Download or read book Cycle of Lies written by Juliet Macur and published by Harper Collins. This book was released on 2014-03-04 with total page 321 pages. Available in PDF, EPUB and Kindle. Book excerpt: The definitive account of Lance Armstrong's spectacular rise and fall. In June 2013, when Lance Armstrong fled his palatial home in Texas, downsizing in the face of multimillion-dollar lawsuits, Juliet Macur was there—talking to his girlfriend and children and listening to Armstrong's version of the truth.

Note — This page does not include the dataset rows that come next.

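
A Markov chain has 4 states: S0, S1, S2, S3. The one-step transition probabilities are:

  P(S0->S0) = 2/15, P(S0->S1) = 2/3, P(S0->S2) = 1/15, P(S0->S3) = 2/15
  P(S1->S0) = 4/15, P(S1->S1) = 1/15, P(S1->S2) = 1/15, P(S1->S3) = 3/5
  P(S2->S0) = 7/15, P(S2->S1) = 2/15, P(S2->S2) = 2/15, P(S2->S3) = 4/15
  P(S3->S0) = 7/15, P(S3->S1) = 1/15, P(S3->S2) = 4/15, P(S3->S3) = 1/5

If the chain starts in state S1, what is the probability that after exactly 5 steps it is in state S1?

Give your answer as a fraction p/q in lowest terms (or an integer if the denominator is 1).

Computing P^5 by repeated multiplication:
P^1 =
  S0: [2/15, 2/3, 1/15, 2/15]
  S1: [4/15, 1/15, 1/15, 3/5]
  S2: [7/15, 2/15, 2/15, 4/15]
  S3: [7/15, 1/15, 4/15, 1/5]
P^2 =
  S0: [13/45, 34/225, 22/225, 104/225]
  S1: [82/225, 52/225, 43/225, 16/75]
  S2: [64/225, 16/45, 29/225, 52/225]
  S3: [67/225, 82/225, 28/225, 16/75]
P^3 =
  S0: [1148/3375, 832/3375, 559/3375, 836/3375]
  S1: [1009/3375, 1006/3375, 412/3375, 316/1125]
  S2: [203/675, 166/675, 82/675, 224/675]
  S3: [994/3375, 856/3375, 397/3375, 376/1125]
P^4 =
  S0: [15389/50625, 14266/50625, 6442/50625, 14528/50625]
  S1: [15562/50625, 12868/50625, 6631/50625, 5188/16875]
  S2: [3212/10125, 2584/10125, 1429/10125, 116/405]
  S3: [16087/50625, 12718/50625, 7156/50625, 4888/16875]
P^5 =
  S0: [234632/759375, 195568/759375, 100651/759375, 228524/759375]
  S1: [237961/759375, 197314/759375, 103948/759375, 73384/253125]
  S2: [47063/151875, 40462/151875, 20254/151875, 44096/151875]
  S3: [235786/759375, 202564/759375, 101773/759375, 73084/253125]

(P^5)[S1 -> S1] = 197314/759375

Answer: 197314/759375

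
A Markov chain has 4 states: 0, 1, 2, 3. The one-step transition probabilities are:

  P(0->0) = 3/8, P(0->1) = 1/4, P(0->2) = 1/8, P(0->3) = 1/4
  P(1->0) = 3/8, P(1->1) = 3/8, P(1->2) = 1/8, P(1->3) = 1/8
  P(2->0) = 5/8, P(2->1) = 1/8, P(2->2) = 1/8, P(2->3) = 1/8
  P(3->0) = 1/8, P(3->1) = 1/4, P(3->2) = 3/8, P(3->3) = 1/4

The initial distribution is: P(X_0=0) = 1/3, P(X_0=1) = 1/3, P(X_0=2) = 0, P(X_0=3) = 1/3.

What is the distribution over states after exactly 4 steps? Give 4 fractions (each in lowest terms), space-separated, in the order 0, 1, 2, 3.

Propagating the distribution step by step (d_{t+1} = d_t * P):
d_0 = (0=1/3, 1=1/3, 2=0, 3=1/3)
  d_1[0] = 1/3*3/8 + 1/3*3/8 + 0*5/8 + 1/3*1/8 = 7/24
  d_1[1] = 1/3*1/4 + 1/3*3/8 + 0*1/8 + 1/3*1/4 = 7/24
  d_1[2] = 1/3*1/8 + 1/3*1/8 + 0*1/8 + 1/3*3/8 = 5/24
  d_1[3] = 1/3*1/4 + 1/3*1/8 + 0*1/8 + 1/3*1/4 = 5/24
d_1 = (0=7/24, 1=7/24, 2=5/24, 3=5/24)
  d_2[0] = 7/24*3/8 + 7/24*3/8 + 5/24*5/8 + 5/24*1/8 = 3/8
  d_2[1] = 7/24*1/4 + 7/24*3/8 + 5/24*1/8 + 5/24*1/4 = 25/96
  d_2[2] = 7/24*1/8 + 7/24*1/8 + 5/24*1/8 + 5/24*3/8 = 17/96
  d_2[3] = 7/24*1/4 + 7/24*1/8 + 5/24*1/8 + 5/24*1/4 = 3/16
d_2 = (0=3/8, 1=25/96, 2=17/96, 3=3/16)
  d_3[0] = 3/8*3/8 + 25/96*3/8 + 17/96*5/8 + 3/16*1/8 = 143/384
  d_3[1] = 3/8*1/4 + 25/96*3/8 + 17/96*1/8 + 3/16*1/4 = 25/96
  d_3[2] = 3/8*1/8 + 25/96*1/8 + 17/96*1/8 + 3/16*3/8 = 11/64
  d_3[3] = 3/8*1/4 + 25/96*1/8 + 17/96*1/8 + 3/16*1/4 = 25/128
d_3 = (0=143/384, 1=25/96, 2=11/64, 3=25/128)
  d_4[0] = 143/384*3/8 + 25/96*3/8 + 11/64*5/8 + 25/128*1/8 = 189/512
  d_4[1] = 143/384*1/4 + 25/96*3/8 + 11/64*1/8 + 25/128*1/4 = 401/1536
  d_4[2] = 143/384*1/8 + 25/96*1/8 + 11/64*1/8 + 25/128*3/8 = 89/512
  d_4[3] = 143/384*1/4 + 25/96*1/8 + 11/64*1/8 + 25/128*1/4 = 301/1536
d_4 = (0=189/512, 1=401/1536, 2=89/512, 3=301/1536)

Answer: 189/512 401/1536 89/512 301/1536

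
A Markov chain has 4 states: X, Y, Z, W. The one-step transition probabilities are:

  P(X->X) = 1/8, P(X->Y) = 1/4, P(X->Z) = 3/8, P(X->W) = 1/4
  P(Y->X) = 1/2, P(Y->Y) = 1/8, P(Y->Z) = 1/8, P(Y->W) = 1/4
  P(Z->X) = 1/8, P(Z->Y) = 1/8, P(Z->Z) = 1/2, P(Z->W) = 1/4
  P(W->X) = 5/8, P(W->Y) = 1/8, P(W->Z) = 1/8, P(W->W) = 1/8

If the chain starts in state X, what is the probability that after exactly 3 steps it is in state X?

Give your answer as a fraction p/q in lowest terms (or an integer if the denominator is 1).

Answer: 147/512

Derivation:
Computing P^3 by repeated multiplication:
P^1 =
  X: [1/8, 1/4, 3/8, 1/4]
  Y: [1/2, 1/8, 1/8, 1/4]
  Z: [1/8, 1/8, 1/2, 1/4]
  W: [5/8, 1/8, 1/8, 1/8]
P^2 =
  X: [11/32, 9/64, 19/64, 7/32]
  Y: [19/64, 3/16, 19/64, 7/32]
  Z: [19/64, 9/64, 11/32, 7/32]
  W: [15/64, 13/64, 21/64, 15/64]
P^3 =
  X: [147/512, 43/256, 165/512, 57/256]
  Y: [39/128, 83/512, 159/512, 57/256]
  Z: [147/512, 83/512, 21/64, 57/256]
  W: [163/512, 79/512, 157/512, 113/512]

(P^3)[X -> X] = 147/512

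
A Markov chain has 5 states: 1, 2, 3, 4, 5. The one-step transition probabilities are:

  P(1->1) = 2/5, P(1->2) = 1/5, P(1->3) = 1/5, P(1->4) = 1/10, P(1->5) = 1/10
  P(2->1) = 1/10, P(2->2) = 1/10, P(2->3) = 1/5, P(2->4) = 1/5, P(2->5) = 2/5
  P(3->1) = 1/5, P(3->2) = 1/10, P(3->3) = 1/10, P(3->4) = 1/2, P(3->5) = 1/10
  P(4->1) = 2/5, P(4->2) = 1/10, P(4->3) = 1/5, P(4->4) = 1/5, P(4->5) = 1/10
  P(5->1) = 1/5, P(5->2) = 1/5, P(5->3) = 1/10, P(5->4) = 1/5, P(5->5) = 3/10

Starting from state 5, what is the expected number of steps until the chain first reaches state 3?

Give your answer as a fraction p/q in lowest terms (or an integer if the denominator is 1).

Let h_i = expected steps to first reach 3 from state i.
Boundary: h_3 = 0.
First-step equations for the other states:
  h_1 = 1 + 2/5*h_1 + 1/5*h_2 + 1/5*h_3 + 1/10*h_4 + 1/10*h_5
  h_2 = 1 + 1/10*h_1 + 1/10*h_2 + 1/5*h_3 + 1/5*h_4 + 2/5*h_5
  h_4 = 1 + 2/5*h_1 + 1/10*h_2 + 1/5*h_3 + 1/5*h_4 + 1/10*h_5
  h_5 = 1 + 1/5*h_1 + 1/5*h_2 + 1/10*h_3 + 1/5*h_4 + 3/10*h_5

Substituting h_3 = 0 and rearranging gives the linear system (I - Q) h = 1:
  [3/5, -1/5, -1/10, -1/10] . (h_1, h_2, h_4, h_5) = 1
  [-1/10, 9/10, -1/5, -2/5] . (h_1, h_2, h_4, h_5) = 1
  [-2/5, -1/10, 4/5, -1/10] . (h_1, h_2, h_4, h_5) = 1
  [-1/5, -1/5, -1/5, 7/10] . (h_1, h_2, h_4, h_5) = 1

Solving yields:
  h_1 = 1606/291
  h_2 = 1660/291
  h_4 = 1600/291
  h_5 = 602/97

Starting state is 5, so the expected hitting time is h_5 = 602/97.

Answer: 602/97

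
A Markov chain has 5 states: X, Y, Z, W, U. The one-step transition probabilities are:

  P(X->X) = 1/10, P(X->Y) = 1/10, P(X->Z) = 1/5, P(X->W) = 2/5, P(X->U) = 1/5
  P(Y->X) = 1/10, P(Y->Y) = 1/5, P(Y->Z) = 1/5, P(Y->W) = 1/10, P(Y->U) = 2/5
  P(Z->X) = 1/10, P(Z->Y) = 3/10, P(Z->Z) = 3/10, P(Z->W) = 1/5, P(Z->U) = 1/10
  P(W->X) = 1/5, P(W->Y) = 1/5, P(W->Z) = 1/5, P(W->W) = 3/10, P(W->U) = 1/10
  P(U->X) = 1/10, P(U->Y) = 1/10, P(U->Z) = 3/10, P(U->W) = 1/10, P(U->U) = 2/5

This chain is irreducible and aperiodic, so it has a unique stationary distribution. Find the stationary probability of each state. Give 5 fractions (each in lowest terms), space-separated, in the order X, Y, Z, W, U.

Answer: 864/7193 1358/7193 1791/7193 1447/7193 1733/7193

Derivation:
The stationary distribution satisfies pi = pi * P, i.e.:
  pi_X = 1/10*pi_X + 1/10*pi_Y + 1/10*pi_Z + 1/5*pi_W + 1/10*pi_U
  pi_Y = 1/10*pi_X + 1/5*pi_Y + 3/10*pi_Z + 1/5*pi_W + 1/10*pi_U
  pi_Z = 1/5*pi_X + 1/5*pi_Y + 3/10*pi_Z + 1/5*pi_W + 3/10*pi_U
  pi_W = 2/5*pi_X + 1/10*pi_Y + 1/5*pi_Z + 3/10*pi_W + 1/10*pi_U
  pi_U = 1/5*pi_X + 2/5*pi_Y + 1/10*pi_Z + 1/10*pi_W + 2/5*pi_U
with normalization: pi_X + pi_Y + pi_Z + pi_W + pi_U = 1.

Using the first 4 balance equations plus normalization, the linear system A*pi = b is:
  [-9/10, 1/10, 1/10, 1/5, 1/10] . pi = 0
  [1/10, -4/5, 3/10, 1/5, 1/10] . pi = 0
  [1/5, 1/5, -7/10, 1/5, 3/10] . pi = 0
  [2/5, 1/10, 1/5, -7/10, 1/10] . pi = 0
  [1, 1, 1, 1, 1] . pi = 1

Solving yields:
  pi_X = 864/7193
  pi_Y = 1358/7193
  pi_Z = 1791/7193
  pi_W = 1447/7193
  pi_U = 1733/7193

Verification (pi * P):
  864/7193*1/10 + 1358/7193*1/10 + 1791/7193*1/10 + 1447/7193*1/5 + 1733/7193*1/10 = 864/7193 = pi_X  (ok)
  864/7193*1/10 + 1358/7193*1/5 + 1791/7193*3/10 + 1447/7193*1/5 + 1733/7193*1/10 = 1358/7193 = pi_Y  (ok)
  864/7193*1/5 + 1358/7193*1/5 + 1791/7193*3/10 + 1447/7193*1/5 + 1733/7193*3/10 = 1791/7193 = pi_Z  (ok)
  864/7193*2/5 + 1358/7193*1/10 + 1791/7193*1/5 + 1447/7193*3/10 + 1733/7193*1/10 = 1447/7193 = pi_W  (ok)
  864/7193*1/5 + 1358/7193*2/5 + 1791/7193*1/10 + 1447/7193*1/10 + 1733/7193*2/5 = 1733/7193 = pi_U  (ok)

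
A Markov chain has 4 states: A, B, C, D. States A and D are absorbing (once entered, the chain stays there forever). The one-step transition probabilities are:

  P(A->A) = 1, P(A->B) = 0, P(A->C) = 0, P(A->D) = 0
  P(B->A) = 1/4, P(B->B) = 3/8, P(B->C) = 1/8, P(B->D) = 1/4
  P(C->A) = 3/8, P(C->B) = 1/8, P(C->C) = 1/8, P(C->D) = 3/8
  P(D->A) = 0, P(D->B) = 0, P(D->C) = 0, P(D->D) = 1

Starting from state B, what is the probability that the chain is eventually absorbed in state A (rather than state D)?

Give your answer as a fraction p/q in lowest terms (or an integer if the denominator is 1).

Answer: 1/2

Derivation:
Let a_i = P(absorbed in A | start in state i).
Boundary conditions: a_A = 1, a_D = 0.
For each transient state i, a_i = sum_j P(i->j) * a_j:
  a_B = 1/4*a_A + 3/8*a_B + 1/8*a_C + 1/4*a_D
  a_C = 3/8*a_A + 1/8*a_B + 1/8*a_C + 3/8*a_D

Substituting a_A = 1 and a_D = 0, rearrange to (I - Q) a = r where r[i] = P(i -> A):
  [5/8, -1/8] . (a_B, a_C) = 1/4
  [-1/8, 7/8] . (a_B, a_C) = 3/8

Solving yields:
  a_B = 1/2
  a_C = 1/2

Starting state is B, so the absorption probability is a_B = 1/2.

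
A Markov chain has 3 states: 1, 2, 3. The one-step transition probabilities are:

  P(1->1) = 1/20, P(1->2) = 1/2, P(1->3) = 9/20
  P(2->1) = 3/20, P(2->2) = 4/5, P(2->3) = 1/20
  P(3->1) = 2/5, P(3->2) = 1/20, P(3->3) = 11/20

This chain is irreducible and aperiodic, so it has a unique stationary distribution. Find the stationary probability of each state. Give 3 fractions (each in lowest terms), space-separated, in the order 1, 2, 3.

The stationary distribution satisfies pi = pi * P, i.e.:
  pi_1 = 1/20*pi_1 + 3/20*pi_2 + 2/5*pi_3
  pi_2 = 1/2*pi_1 + 4/5*pi_2 + 1/20*pi_3
  pi_3 = 9/20*pi_1 + 1/20*pi_2 + 11/20*pi_3
with normalization: pi_1 + pi_2 + pi_3 = 1.

Using the first 2 balance equations plus normalization, the linear system A*pi = b is:
  [-19/20, 3/20, 2/5] . pi = 0
  [1/2, -1/5, 1/20] . pi = 0
  [1, 1, 1] . pi = 1

Solving yields:
  pi_1 = 7/36
  pi_2 = 11/20
  pi_3 = 23/90

Verification (pi * P):
  7/36*1/20 + 11/20*3/20 + 23/90*2/5 = 7/36 = pi_1  (ok)
  7/36*1/2 + 11/20*4/5 + 23/90*1/20 = 11/20 = pi_2  (ok)
  7/36*9/20 + 11/20*1/20 + 23/90*11/20 = 23/90 = pi_3  (ok)

Answer: 7/36 11/20 23/90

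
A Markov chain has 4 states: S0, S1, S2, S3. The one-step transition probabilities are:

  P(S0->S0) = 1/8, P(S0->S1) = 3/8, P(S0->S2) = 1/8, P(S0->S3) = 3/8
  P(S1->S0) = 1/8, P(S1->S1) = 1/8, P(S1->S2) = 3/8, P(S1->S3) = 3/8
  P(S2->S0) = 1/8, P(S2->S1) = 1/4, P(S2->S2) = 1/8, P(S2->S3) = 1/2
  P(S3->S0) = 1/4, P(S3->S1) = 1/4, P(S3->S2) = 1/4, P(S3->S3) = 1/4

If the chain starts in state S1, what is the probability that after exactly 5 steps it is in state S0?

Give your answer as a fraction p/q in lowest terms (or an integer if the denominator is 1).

Answer: 5571/32768

Derivation:
Computing P^5 by repeated multiplication:
P^1 =
  S0: [1/8, 3/8, 1/8, 3/8]
  S1: [1/8, 1/8, 3/8, 3/8]
  S2: [1/8, 1/4, 1/8, 1/2]
  S3: [1/4, 1/4, 1/4, 1/4]
P^2 =
  S0: [11/64, 7/32, 17/64, 11/32]
  S1: [11/64, 1/4, 13/64, 3/8]
  S2: [3/16, 15/64, 1/4, 21/64]
  S3: [5/32, 1/4, 7/32, 3/8]
P^3 =
  S0: [43/256, 125/512, 57/256, 187/512]
  S1: [11/64, 123/512, 15/64, 181/512]
  S2: [85/512, 125/512, 115/512, 187/512]
  S3: [11/64, 61/256, 15/64, 91/256]
P^4 =
  S0: [699/4096, 985/4096, 949/4096, 1463/4096]
  S1: [693/4096, 989/4096, 939/4096, 1475/4096]
  S2: [699/4096, 123/512, 949/4096, 183/512]
  S3: [347/2048, 495/2048, 469/2048, 737/2048]
P^5 =
  S0: [5559/32768, 3953/16384, 7529/32768, 5887/16384]
  S1: [5571/32768, 987/4096, 7549/32768, 1469/4096]
  S2: [695/4096, 7907/32768, 941/4096, 11773/32768]
  S3: [2785/16384, 987/4096, 3775/16384, 1469/4096]

(P^5)[S1 -> S0] = 5571/32768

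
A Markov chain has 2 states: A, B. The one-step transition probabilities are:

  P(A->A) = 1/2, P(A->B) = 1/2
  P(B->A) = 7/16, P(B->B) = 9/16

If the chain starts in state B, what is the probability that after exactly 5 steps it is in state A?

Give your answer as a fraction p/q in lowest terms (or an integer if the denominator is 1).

Computing P^5 by repeated multiplication:
P^1 =
  A: [1/2, 1/2]
  B: [7/16, 9/16]
P^2 =
  A: [15/32, 17/32]
  B: [119/256, 137/256]
P^3 =
  A: [239/512, 273/512]
  B: [1911/4096, 2185/4096]
P^4 =
  A: [3823/8192, 4369/8192]
  B: [30583/65536, 34953/65536]
P^5 =
  A: [61167/131072, 69905/131072]
  B: [489335/1048576, 559241/1048576]

(P^5)[B -> A] = 489335/1048576

Answer: 489335/1048576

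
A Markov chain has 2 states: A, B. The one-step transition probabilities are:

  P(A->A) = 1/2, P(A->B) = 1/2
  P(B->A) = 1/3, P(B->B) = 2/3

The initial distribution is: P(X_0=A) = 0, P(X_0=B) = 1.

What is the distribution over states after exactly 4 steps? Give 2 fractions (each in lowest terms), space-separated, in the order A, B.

Propagating the distribution step by step (d_{t+1} = d_t * P):
d_0 = (A=0, B=1)
  d_1[A] = 0*1/2 + 1*1/3 = 1/3
  d_1[B] = 0*1/2 + 1*2/3 = 2/3
d_1 = (A=1/3, B=2/3)
  d_2[A] = 1/3*1/2 + 2/3*1/3 = 7/18
  d_2[B] = 1/3*1/2 + 2/3*2/3 = 11/18
d_2 = (A=7/18, B=11/18)
  d_3[A] = 7/18*1/2 + 11/18*1/3 = 43/108
  d_3[B] = 7/18*1/2 + 11/18*2/3 = 65/108
d_3 = (A=43/108, B=65/108)
  d_4[A] = 43/108*1/2 + 65/108*1/3 = 259/648
  d_4[B] = 43/108*1/2 + 65/108*2/3 = 389/648
d_4 = (A=259/648, B=389/648)

Answer: 259/648 389/648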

She was one of the few media members aside from Oprah Winfrey to be granted extended one-on-one access to the most famous pariah in sports. At the center of Cycle of Lies is Armstrong himself, revealed through face-to-face interviews. But this unfolding narrative is given depth and breadth by the firsthand accounts of more than one hundred witnesses, including family members whom Armstrong had long since turned his back on—the adoptive father who gave him the Armstrong name, a grandmother, an aunt. Perhaps most damning of all is the taped testimony of the late J.T. Neal, the most influential of Armstrong's many father figures, recorded in the final years of Neal's life as he lost his battle with cancer just as Armstrong gained fame for surviving the disease. In the end, it was Armstrong's former friends, those who had once occupied the precious space of his inner circle, who betrayed him. They were the ones who dealt Armstrong his fatal blow by breaking the code of silence that shielded the public from the grim truth about the sport of cycling—and the grim truth about its golden boy, Armstrong. Threading together the vivid and disparate voices of those with intimate knowledge of the private and public Armstrong, Macur weaves a comprehensive and unforgettably rich tapestry of one man's astonishing rise to global fame and fortune and his devastating fall from grace.